Results

International Seaways Inc.

07/13/2021 | Press release | Distributed by Public on 07/13/2021 15:12

Submission of Matters to a Vote of Security Holders (Form 8-K)

Submission of Matters to a Vote of Security Holders

On July 13, 2021, International Seaways, Inc. (the 'Company') held its Special Meeting of Stockholders (the 'Special Meeting') in connection with the previously announced Agreement and Plan of Merger entered into on March 30, 2021 (the 'Merger Agreement'), by and among the Company, Diamond S Shipping Inc. ('Diamond S') and Dispatch Transaction Sub, Inc., a wholly-owned subsidiary of the Company ('Merger Sub'). Pursuant to the Merger Agreement, at the closing of the Merger and subject to the terms and conditions thereof, Merger Sub will merge with and into Diamond S, resulting in Diamond S surviving the merger as a wholly owned subsidiary of the Company (the 'Merger').
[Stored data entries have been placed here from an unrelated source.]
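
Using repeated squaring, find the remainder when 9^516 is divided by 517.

9^1 ≡ 9 (mod 517)
9^2 ≡ 9^2 = 81 ≡ 81 (mod 517)
9^4 ≡ 81^2 = 6561 ≡ 357 (mod 517)
9^8 ≡ 357^2 = 127449 ≡ 267 (mod 517)
9^16 ≡ 267^2 = 71289 ≡ 460 (mod 517)
9^32 ≡ 460^2 = 211600 ≡ 147 (mod 517)
9^64 ≡ 147^2 = 21609 ≡ 412 (mod 517)
9^128 ≡ 412^2 = 169744 ≡ 168 (mod 517)
9^256 ≡ 168^2 = 28224 ≡ 306 (mod 517)
9^512 ≡ 306^2 = 93636 ≡ 59 (mod 517)
516 = 512 + 4 in binary powers of 2.
So 9^516 ≡ 59 · 357 ≡ 383 (mod 517).
Since 383 ≠ 1, base 9 is a Fermat witness: 517 is composite.

383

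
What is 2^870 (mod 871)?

545

2^1 ≡ 2 (mod 871)
2^2 ≡ 2^2 = 4 ≡ 4 (mod 871)
2^4 ≡ 4^2 = 16 ≡ 16 (mod 871)
2^8 ≡ 16^2 = 256 ≡ 256 (mod 871)
2^16 ≡ 256^2 = 65536 ≡ 211 (mod 871)
2^32 ≡ 211^2 = 44521 ≡ 100 (mod 871)
2^64 ≡ 100^2 = 10000 ≡ 419 (mod 871)
2^128 ≡ 419^2 = 175561 ≡ 490 (mod 871)
2^256 ≡ 490^2 = 240100 ≡ 575 (mod 871)
2^512 ≡ 575^2 = 330625 ≡ 516 (mod 871)
870 = 512 + 256 + 64 + 32 + 4 + 2 in binary powers of 2.
So 2^870 ≡ 516 · 575 · 419 · 100 · 16 · 4 ≡ 545 (mod 871).
Since 545 ≠ 1, base 2 is a Fermat witness: 871 is composite.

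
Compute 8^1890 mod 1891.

8^1 ≡ 8 (mod 1891)
8^2 ≡ 8^2 = 64 ≡ 64 (mod 1891)
8^4 ≡ 64^2 = 4096 ≡ 314 (mod 1891)
8^8 ≡ 314^2 = 98596 ≡ 264 (mod 1891)
8^16 ≡ 264^2 = 69696 ≡ 1620 (mod 1891)
8^32 ≡ 1620^2 = 2624400 ≡ 1583 (mod 1891)
8^64 ≡ 1583^2 = 2505889 ≡ 314 (mod 1891)
8^128 ≡ 314^2 = 98596 ≡ 264 (mod 1891)
8^256 ≡ 264^2 = 69696 ≡ 1620 (mod 1891)
8^512 ≡ 1620^2 = 2624400 ≡ 1583 (mod 1891)
8^1024 ≡ 1583^2 = 2505889 ≡ 314 (mod 1891)
1890 = 1024 + 512 + 256 + 64 + 32 + 2 in binary powers of 2.
So 8^1890 ≡ 314 · 1583 · 1620 · 314 · 1583 · 64 ≡ 1768 (mod 1891).
Since 1768 ≠ 1, base 8 is a Fermat witness: 1891 is composite.

1768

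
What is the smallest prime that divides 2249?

2249 is odd.
Digit sum 17, not divisible by 3.
Ends in 9: not divisible by 5.
7: 2249 = 7·321 + 2
11: 2249 = 11·204 + 5
13: 2249 = 13·173

13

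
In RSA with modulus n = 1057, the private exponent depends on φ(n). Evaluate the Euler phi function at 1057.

Factor: 1057 = 7 · 151.
φ(1057) = (7−1) · (151−1) = 6 · 150 = 900.

900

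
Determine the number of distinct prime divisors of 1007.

2

1007 = 19 · 53
1007 = 19 · 53, which has 2 distinct prime factors.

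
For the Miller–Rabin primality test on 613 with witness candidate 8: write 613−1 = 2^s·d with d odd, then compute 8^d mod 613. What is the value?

613 − 1 = 612 = 2^2 · 153, so d = 153.
8^1 ≡ 8 (mod 613)
8^2 ≡ 8^2 = 64 ≡ 64 (mod 613)
8^4 ≡ 64^2 = 4096 ≡ 418 (mod 613)
8^8 ≡ 418^2 = 174724 ≡ 19 (mod 613)
8^16 ≡ 19^2 = 361 ≡ 361 (mod 613)
8^32 ≡ 361^2 = 130321 ≡ 365 (mod 613)
8^64 ≡ 365^2 = 133225 ≡ 204 (mod 613)
8^128 ≡ 204^2 = 41616 ≡ 545 (mod 613)
153 = 128 + 16 + 8 + 1 in binary powers of 2.
So 8^153 ≡ 545 · 361 · 19 · 8 ≡ 35 (mod 613).
Squaring chain: 35 → 612; reaches −1, so base 8 does not prove 613 composite.

35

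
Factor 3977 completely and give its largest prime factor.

3977 = 41 · 97
97 is prime.
So 3977 = 41 · 97; the largest prime factor is 97.

97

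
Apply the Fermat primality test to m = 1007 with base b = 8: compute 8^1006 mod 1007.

163

8^1 ≡ 8 (mod 1007)
8^2 ≡ 8^2 = 64 ≡ 64 (mod 1007)
8^4 ≡ 64^2 = 4096 ≡ 68 (mod 1007)
8^8 ≡ 68^2 = 4624 ≡ 596 (mod 1007)
8^16 ≡ 596^2 = 355216 ≡ 752 (mod 1007)
8^32 ≡ 752^2 = 565504 ≡ 577 (mod 1007)
8^64 ≡ 577^2 = 332929 ≡ 619 (mod 1007)
8^128 ≡ 619^2 = 383161 ≡ 501 (mod 1007)
8^256 ≡ 501^2 = 251001 ≡ 258 (mod 1007)
8^512 ≡ 258^2 = 66564 ≡ 102 (mod 1007)
1006 = 512 + 256 + 128 + 64 + 32 + 8 + 4 + 2 in binary powers of 2.
So 8^1006 ≡ 102 · 258 · 501 · 619 · 577 · 596 · 68 · 64 ≡ 163 (mod 1007).
Since 163 ≠ 1, base 8 is a Fermat witness: 1007 is composite.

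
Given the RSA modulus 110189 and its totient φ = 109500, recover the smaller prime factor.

251

φ(n) = (p−1)(q−1) = n − (p+q) + 1, so p + q = 110189 − 109500 + 1 = 690.
p and q are the roots of t² − 690t + 110189 = 0.
Discriminant: 690² − 4·110189 = 476100 − 440756 = 35344; √35344 = 188.
q = (690 − 188)/2 = 251, p = (690 + 188)/2 = 439.
Check: 251 · 439 = 110189.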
The Company had 28,087,011 shares of its Common Stock outstanding and entitled to vote at the Special Meeting, of which 22,732,860 shares were represented at the meeting by holders present in person or by proxy, constituting 80.93% of the shares outstanding and entitled to vote. At the Special Meeting, stockholders voted on and adopted two proposals: (i) approving the issuance by the Company of Company common stock to Diamond S shareholders in connection with the Merger (the 'INSW Share Issuance Proposal') and (ii) approving the adjournment of the Special Meeting to a later date or dates, if necessary or appropriate, to solicit additional proxies in the event there are not sufficient votes at the time of the Special Meeting to approve the INSW Share Issuance Proposal (the 'INSW Special Meeting Adjournment Proposal').

The tabulation of the votes cast for each proposal was as follows (and there were no broker non-votes):

PROPOSAL

VOTES FOR

VoteD
Against
ABSTENTIONS
Approval of the INSW Share Issuance Proposal 22,710,874 1,841 20,145
The INSW Special Meeting Adjournment Proposal 19,593,988 3,119,029 19,843

The INSW Share Issuance Proposal was therefore approved. The closing of the Merger remains subject to the satisfaction or waiver of other customary closing conditions. The Merger is expected to close on or about July 16, 2021.